The touch of his tongue was more subtle than that of his strong fingers, luring me into a dark, strange place where such delight existed that I hovered, frightened, as his tongue circled and flicked. He slid a finger inside me, and I arched off the bed, but before I could sink back he’d withdrawn it and pushed two inside, and I could feel my toes begin to curl. And then three fingers, and I was done, a silent scream coming from deep inside me as my entire body convulsed into darkness.

He was inside me before I had even begun to come down, pushing, his cock deep inside me, and I panicked, bucking, fighting him, trying to throw him off me.

He caught my wrists easily, slamming them down on the bed, his hips pinioning me. My struggles were useless, yet I couldn’t stop, terrified.

He lay on top of me, holding me down. “Stop it,” he panted in my ear. “Stop fighting it. I’m sorry, but it has to be this way. There’s no other choice.”
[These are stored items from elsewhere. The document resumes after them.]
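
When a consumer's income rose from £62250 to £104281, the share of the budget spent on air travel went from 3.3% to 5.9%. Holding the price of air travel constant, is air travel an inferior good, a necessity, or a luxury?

The budget share rises as income rises, so η > 1.

luxury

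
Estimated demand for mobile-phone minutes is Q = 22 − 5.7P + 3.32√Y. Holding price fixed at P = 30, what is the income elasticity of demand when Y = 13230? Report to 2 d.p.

At P = 30, Y = 13230: Q = 232.872.
Holding P constant, ∂Q/∂Y = 3.32/(2√Y) = 0.0144321.
η_Y = (∂Q/∂Y)·(Y/Q) = 0.0144321 × (13230/232.872) = 0.82.

0.82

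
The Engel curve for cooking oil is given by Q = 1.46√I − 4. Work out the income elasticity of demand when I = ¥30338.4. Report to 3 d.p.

0.508

At I = 30338.4: Q = 250.302.
dQ/dI = 1.46/(2√I) = 0.00419109 at this income.
η = (dQ/dI)·(I/Q) = 0.00419109 × (30338.4/250.302) = 0.508.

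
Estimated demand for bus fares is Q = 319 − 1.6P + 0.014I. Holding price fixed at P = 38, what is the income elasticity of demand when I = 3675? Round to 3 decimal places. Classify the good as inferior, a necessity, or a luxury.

At P = 38, I = 3675: Q = 309.650.
Holding P constant, ∂Q/∂I = 0.014.
η_I = (∂Q/∂I)·(I/Q) = 0.014 × (3675/309.650) = 0.166.
Since 0 < η < 1, this is a necessity.

0.166 (necessity)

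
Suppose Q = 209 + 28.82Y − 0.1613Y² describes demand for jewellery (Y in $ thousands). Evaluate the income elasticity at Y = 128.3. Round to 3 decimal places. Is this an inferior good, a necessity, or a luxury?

-1.289 (inferior good)

At Y = 128.3: Q = 1251.4644.
dQ/dY = 28.82 − 0.3226Y = -12.56958.
η = (dQ/dY)·(Y/Q) = -12.56958 × (128.3/1251.4644) = -1.289.
η < 0 ⇒ inferior good.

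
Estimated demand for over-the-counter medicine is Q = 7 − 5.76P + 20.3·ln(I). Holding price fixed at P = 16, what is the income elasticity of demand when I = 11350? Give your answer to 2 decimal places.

At P = 16, I = 11350: Q = 104.381.
Holding P constant, ∂Q/∂I = 20.3/I = 0.00178855.
η_I = (∂Q/∂I)·(I/Q) = 0.00178855 × (11350/104.381) = 0.19.

0.19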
His words were barely making sense. All I knew was that I had to stop him, had to reverse him, had to be on top, not beneath him; but he was too strong, and I couldn’t dislodge him. He wasn’t trying to continue, merely holding me there like someone trying to break a skittish mare, I thought with sudden, almost hysterical amusement.

“No,” I pleaded, my pride vanished. “Please, no.”

He put his face next to mine, rubbing gently, an almost animal gesture of reassurance. “We have to, Rachel,” he whispered. “Just this once, I have to take you this way, so that I can take your blood.”

I kicked, trying to throw him off, but he was too strong, his possession too deep, deep inside me, filling me. “You can reach my neck if I’m on top,” I managed to choke out.

“No.”

“Standing up.” I couldn’t believe I was suggesting such a thing, after the last, devastating time that had turned into such a betrayal.

“No,” he said between gritted teeth, and his body, his naked body, was slick with sweat, and for a moment I was distracted from my mindless terror, wondering when he’d taken his clothes off, wondering what he felt like, naked against me.

I tried to get my elbows between us, but his strength was unbelievable. It was like beating at a brick wall—nothing could break his hold, his possession—and slowly, slowly, I stopped struggling. I lay still, panting, my body covered with sweat, covered with Azazel. I raised my eyes to meet his, and I could see real regret in his eyes.

The shadows had leached all color from the room, the only exception being the deep blue of his eyes, and I was remembering the trap of the Dark City once more, the trap of his betrayal. He was sorry, I thought, miserable. He regretted this. He didn’t want this. He was being forced—

“Shut up,” he said, releasing my arms to cup my face. I had worn myself out fighting him, and I could do nothing but lie beneath him. He kissed my mouth, my eyelids, my nose. “I’m sorry that I must force you to lie beneath me. How many times do I have to tell you? My need for you is so powerful I’d agree to anything you want. But it has to be this way. Do you understand?”

To punctuate his words, he withdrew partway, the thick penetration releasing me, and then thrust back in again, hard, hard enough to push me back into the mattress, and I shivered, trying to still the panic that swamped me.

I could feel his skin against mine, warm, damp, his muscled arms around me, his mouth pressed against the side of my face. His long legs against mine, the shallow penetration, his cock inside me that wasn’t enough.